The laws concerning a legal residence or primary residence may come into play for purposes of insurance, state taxes, and business matters.
Some people have secondary residences, some people choose to remain legal residents of one state while they inhabit another. It can be quite complicated and various statutes may apply, depending on the situation. It can matter for a mortgage loan, for local voting, for healthcare and for business: what is a home?
It can be a place of inhabitance that a person returns, or intends to return, after a specific purpose or job is completed. This could mean that a person spends a few years traveling or living in another place, while still intending to return to a primary residence. A primary residence does not have to be owned by the individual, and it can be shared by others.
A person may have a legal residence and an actual residence which are distinct from one another. The head of a family can legally declare a house and its property to be the legal homestead of a family, and thereby have the property safeguarded from creditors and liens in the event of bankruptcy and so on.

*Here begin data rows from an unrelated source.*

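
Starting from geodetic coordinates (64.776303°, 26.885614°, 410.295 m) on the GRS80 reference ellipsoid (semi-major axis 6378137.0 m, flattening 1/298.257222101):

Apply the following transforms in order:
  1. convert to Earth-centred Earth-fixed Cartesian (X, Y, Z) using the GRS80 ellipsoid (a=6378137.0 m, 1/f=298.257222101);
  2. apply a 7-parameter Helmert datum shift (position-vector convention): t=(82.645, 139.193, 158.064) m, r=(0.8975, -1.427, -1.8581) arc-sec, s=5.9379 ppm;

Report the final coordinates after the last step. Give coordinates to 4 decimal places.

start: φ=64.776303°, λ=26.885614°, h=410.295 m
→ ECEF (a=6378137.000, f=1/298.257222101): X=2431096.8252, Y=1232598.3956, Z=5747496.7397
→ Helmert 7p (PV): X=2431165.2464, Y=1232697.9987, Z=5747711.1142

X=2431165.2464 m, Y=1232697.9987 m, Z=5747711.1142 m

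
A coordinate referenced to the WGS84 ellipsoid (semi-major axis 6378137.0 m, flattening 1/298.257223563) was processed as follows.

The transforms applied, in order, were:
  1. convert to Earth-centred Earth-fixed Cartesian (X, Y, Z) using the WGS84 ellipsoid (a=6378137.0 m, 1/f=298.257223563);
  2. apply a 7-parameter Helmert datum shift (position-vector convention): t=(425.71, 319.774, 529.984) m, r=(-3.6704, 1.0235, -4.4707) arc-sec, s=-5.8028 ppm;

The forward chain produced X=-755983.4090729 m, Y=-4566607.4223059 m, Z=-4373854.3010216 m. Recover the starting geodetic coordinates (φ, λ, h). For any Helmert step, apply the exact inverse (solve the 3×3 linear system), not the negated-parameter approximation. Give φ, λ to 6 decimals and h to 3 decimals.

φ=-43.572388°, λ=-99.403037°, h=1019.296 m

start: X=-755983.4091, Y=-4566607.4223, Z=-4373854.3010 m
→ Helmert⁻¹: X=-756292.8164, Y=-4566892.2474, Z=-4374494.6876
→ geod (Bowring, a=6378137.000): φ=-43.57238800°, λ=-99.40303700°, h=1019.2960 m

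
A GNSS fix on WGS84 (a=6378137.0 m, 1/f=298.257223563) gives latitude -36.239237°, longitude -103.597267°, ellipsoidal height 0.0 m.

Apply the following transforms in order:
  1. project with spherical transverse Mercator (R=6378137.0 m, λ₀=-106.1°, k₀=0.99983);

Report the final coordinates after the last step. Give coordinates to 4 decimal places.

E=224692.0956 m, N=-4036349.7064 m

start: φ=-36.239237°, λ=-103.597267°, h=0.000 m
→ tm (R=6378137.0, λ₀=-106.1°): E=224692.0956, N=-4036349.7064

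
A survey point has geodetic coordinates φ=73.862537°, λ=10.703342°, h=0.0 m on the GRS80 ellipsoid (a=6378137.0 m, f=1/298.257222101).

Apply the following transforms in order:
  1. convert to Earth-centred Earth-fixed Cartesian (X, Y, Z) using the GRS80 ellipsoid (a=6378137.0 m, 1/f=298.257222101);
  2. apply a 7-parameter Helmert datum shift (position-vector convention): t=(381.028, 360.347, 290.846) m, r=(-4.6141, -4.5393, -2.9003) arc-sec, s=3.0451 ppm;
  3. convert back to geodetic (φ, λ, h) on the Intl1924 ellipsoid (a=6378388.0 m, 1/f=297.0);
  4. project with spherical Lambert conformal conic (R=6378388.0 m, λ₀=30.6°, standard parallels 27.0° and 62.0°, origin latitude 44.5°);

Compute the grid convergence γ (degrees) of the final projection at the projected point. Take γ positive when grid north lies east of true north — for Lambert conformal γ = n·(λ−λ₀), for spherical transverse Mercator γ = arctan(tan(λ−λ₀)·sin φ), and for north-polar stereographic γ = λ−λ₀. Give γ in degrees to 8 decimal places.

-14.16709088

start: φ=73.862537°, λ=10.703342°, h=0.000 m
→ ECEF (a=6378137.000, f=1/298.257222101): X=1747319.9305, Y=330265.0876, Z=6104692.2115
→ Helmert 7p (PV): X=1747576.5759, Y=330738.4322, Z=6105032.7126
→ geod (Bowring, a=6378388.000): φ=73.86089593°, λ=10.71678955°, h=254.9145 m
→ into lcc (λ₀=30.6°): φ=73.86089593°, λ−λ₀=-19.88321045°
convergence γ = -14.16709088°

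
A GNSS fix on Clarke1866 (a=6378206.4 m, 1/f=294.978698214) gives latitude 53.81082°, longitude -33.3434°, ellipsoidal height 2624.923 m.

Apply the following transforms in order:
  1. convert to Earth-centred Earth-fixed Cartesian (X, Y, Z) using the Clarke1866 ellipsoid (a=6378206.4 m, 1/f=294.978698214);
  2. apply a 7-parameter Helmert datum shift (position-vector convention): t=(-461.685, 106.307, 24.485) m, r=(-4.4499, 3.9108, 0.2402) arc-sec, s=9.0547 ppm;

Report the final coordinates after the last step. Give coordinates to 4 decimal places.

start: φ=53.810820°, λ=-33.343400°, h=2624.923 m
→ ECEF (a=6378206.400, f=1/294.978698214): X=3154364.0372, Y=-2075451.9088, Z=5126254.6873
→ Helmert 7p (PV): X=3154030.5261, Y=-2075250.1277, Z=5126310.5571

X=3154030.5261 m, Y=-2075250.1277 m, Z=5126310.5571 m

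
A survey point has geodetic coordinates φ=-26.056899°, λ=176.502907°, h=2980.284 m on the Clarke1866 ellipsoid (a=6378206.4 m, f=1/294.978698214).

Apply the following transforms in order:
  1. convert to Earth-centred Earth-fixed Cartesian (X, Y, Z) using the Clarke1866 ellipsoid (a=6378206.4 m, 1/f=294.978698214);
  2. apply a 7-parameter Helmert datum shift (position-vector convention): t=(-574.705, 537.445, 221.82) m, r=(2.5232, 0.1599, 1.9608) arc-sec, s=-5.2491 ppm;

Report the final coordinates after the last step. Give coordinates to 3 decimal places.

X=-5726205.674 m, Y=350419.766 m, Z=-2785632.355 m

start: φ=-26.056899°, λ=176.502907°, h=2980.284 m
→ ECEF (a=6378206.400, f=1/294.978698214): X=-5725655.5373, Y=349904.5079, Z=-2785877.5174
→ Helmert 7p (PV): X=-5726205.6737, Y=350419.7661, Z=-2785632.3552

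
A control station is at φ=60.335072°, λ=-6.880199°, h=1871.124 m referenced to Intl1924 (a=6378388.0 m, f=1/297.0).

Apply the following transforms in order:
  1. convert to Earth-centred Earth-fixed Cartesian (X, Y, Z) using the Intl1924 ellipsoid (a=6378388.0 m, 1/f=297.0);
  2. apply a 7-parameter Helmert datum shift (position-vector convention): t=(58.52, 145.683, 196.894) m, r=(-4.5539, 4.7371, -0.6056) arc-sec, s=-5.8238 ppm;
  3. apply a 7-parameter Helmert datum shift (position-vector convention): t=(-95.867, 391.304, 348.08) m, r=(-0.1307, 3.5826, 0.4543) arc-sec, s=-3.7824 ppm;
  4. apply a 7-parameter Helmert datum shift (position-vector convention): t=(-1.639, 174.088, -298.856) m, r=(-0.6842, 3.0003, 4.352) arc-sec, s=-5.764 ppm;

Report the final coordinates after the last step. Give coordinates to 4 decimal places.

start: φ=60.335072°, λ=-6.880199°, h=1871.124 m
→ ECEF (a=6378388.000, f=1/297.0): X=3143006.6506, Y=-379243.5361, Z=5520793.6651
→ Helmert 7p (PV): X=3143172.5433, Y=-378982.9853, Z=5520894.5978
→ Helmert 7p (PV): X=3143161.5140, Y=-378579.8267, Z=5521167.4423
→ Helmert 7p (PV): X=3143230.0552, Y=-378318.9250, Z=5520792.2984

X=3143230.0552 m, Y=-378318.9250 m, Z=5520792.2984 m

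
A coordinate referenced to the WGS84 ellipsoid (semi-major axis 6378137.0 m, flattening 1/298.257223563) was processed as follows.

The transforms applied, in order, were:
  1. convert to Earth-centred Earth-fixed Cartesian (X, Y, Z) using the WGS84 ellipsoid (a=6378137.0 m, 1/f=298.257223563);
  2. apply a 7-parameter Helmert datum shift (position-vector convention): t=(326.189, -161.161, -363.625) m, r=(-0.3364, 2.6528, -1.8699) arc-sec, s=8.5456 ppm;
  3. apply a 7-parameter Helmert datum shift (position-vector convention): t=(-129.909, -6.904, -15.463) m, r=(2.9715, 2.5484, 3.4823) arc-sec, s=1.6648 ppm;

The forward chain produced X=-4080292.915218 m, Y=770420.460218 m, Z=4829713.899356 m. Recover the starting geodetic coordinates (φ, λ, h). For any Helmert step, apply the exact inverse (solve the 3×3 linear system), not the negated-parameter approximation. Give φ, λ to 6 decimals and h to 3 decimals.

start: X=-4080292.9152, Y=770420.4602, Z=4829713.8994 m
→ Helmert⁻¹: X=-4080202.8748, Y=770564.5435, Z=4829659.8100
→ Helmert⁻¹: X=-4080563.2985, Y=770674.2486, Z=4829930.9361
→ geod (Bowring, a=6378137.000): φ=49.50158700°, λ=169.30482900°, h=3891.8780 m

φ=49.501587°, λ=169.304829°, h=3891.878 m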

In a nutshell, a home is anywhere you report and can confirm that you dwell, which may be different depending on who you are reporting it to, but, be aware, there are statutes which apply to different situations that may define your home in a different way than you thought, according to their own definition. For ex-patriots living abroad, different statutory residence tests may apply.
If a homeowner attempts to claim a FEMA grant, for instance, for a residence that they attest is their primary residence, but the government determines otherwise, they can be liable for large fines or even time in jail.